The video features an array of androgynous dancers, sensual dancing, and various costume changes that have sparked the most controversy. Among the many costume changes, Smith is shown in high-heeled boots, nipple pasties, corsets, and a showgirl headdress and skintight black dress. 

Smith has been very open with their body image issues stating in 2019 that their body image issues were  “the basis of all my sadness”. They have recently opened up about learning to love their body after years of insecurity, stating that they now have ‘the opposite of body dysmorphia’. ‘Gloria’ is a celebration of this great personal achievement and their confidence truly shines through in the lyrics alone. Yet the world doesn’t seem to be ready to let go of its body image issues. 

It’s a combination of fatphobia, queerphobia, and femme-phobia that is causing the onslaught of conservative criticism. Smith is not a thin person and is not hiding their body as plus-size people are often told to do. Within the video, they are embracing their body and celebrating it within a sexual context. While the modern body-positive movement is ensuring some shifts in the representation we see in fashion, plus-size people are not often represented as sexual beings and have been considered nothing but comic relief in much of mainstream media. This type of celebration and radical self-acceptance is not a new concept for artists to explore but is typically performed by thin, conventionally attractive artists. 

Take Madonna, Dua Lipa, Prince, and Lady Gaga as just a few examples of other artists who have created music videos that could be considered “sexually explicit” or “pornographic” as Smith’s has been labeled by outraged conservatives, yet receive nowhere near the same kind of backlash.

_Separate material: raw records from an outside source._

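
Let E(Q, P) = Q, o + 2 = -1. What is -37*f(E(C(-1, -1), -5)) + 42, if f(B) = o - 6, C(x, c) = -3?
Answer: 375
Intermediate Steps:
o = -3 (o = -2 - 1 = -3)
f(B) = -9 (f(B) = -3 - 6 = -9)
-37*f(E(C(-1, -1), -5)) + 42 = -37*(-9) + 42 = 333 + 42 = 375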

It is this outrage that makes what Sam Smith is doing so necessary. It is important that people see themselves represented in different forms of content, not just fully clothed and singing about loneliness and heartbreak. This new shift is one of self-love and unapologetic queer joy. To see an artist grow into loving themselves should inspire others so that they too can be fearless in their self-expression. 

In what is being considered a response to the backlash, Smith took to Twitter and posted a picture of themself wearing a glamorous feathered Vegas-style creation with the caption, “Never too much.”

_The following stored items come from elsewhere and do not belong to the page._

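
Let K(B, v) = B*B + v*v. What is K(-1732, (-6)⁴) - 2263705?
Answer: 2415735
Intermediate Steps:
K(B, v) = B² + v²
K(-1732, (-6)⁴) - 2263705 = ((-1732)² + ((-6)⁴)²) - 2263705 = (2999824 + 1296²) - 2263705 = (2999824 + 1679616) - 2263705 = 4679440 - 2263705 = 2415735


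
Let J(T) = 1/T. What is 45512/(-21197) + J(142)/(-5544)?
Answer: -3257204743/1517026896 ≈ -2.1471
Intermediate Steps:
45512/(-21197) + J(142)/(-5544) = 45512/(-21197) + 1/(142*(-5544)) = 45512*(-1/21197) + (1/142)*(-1/5544) = -45512/21197 - 1/787248 = -3257204743/1517026896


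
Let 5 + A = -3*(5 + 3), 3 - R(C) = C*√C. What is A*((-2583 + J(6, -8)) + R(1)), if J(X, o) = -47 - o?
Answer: 75980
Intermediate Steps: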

Sam Smith and Kim Petras recently made history as the first trans/ queer pop duo to win a Grammy Award. Kim Petras is the first openly trans woman to win in this category and Sam Smith is the first ever openly non-binary person to win a grammy. To see queer triumph within traditionally cisgender & heterosexual, dominated spaces is joyous. Not only for the artists themselves but for the hundreds and thousands of people who see themselves represented in Sam Smith and Kim Petras. For trans youth who need a strong role model, and for queer elders who can see how worthwhile their battles were.

This historical moment happens just in time for Aussies to take to their own stage with Sydney World Pride being just around the corner. Aussies from all walks of life will come together from late Feb until early March to celebrate all the letters of the alphabet in all of their queer glory!

The LGBTQ+ community has continued and will always continue to thrive and create art that allows them to see themselves represented, and queer youth are incredibly lucky to have artists like Sam Smith to look up to.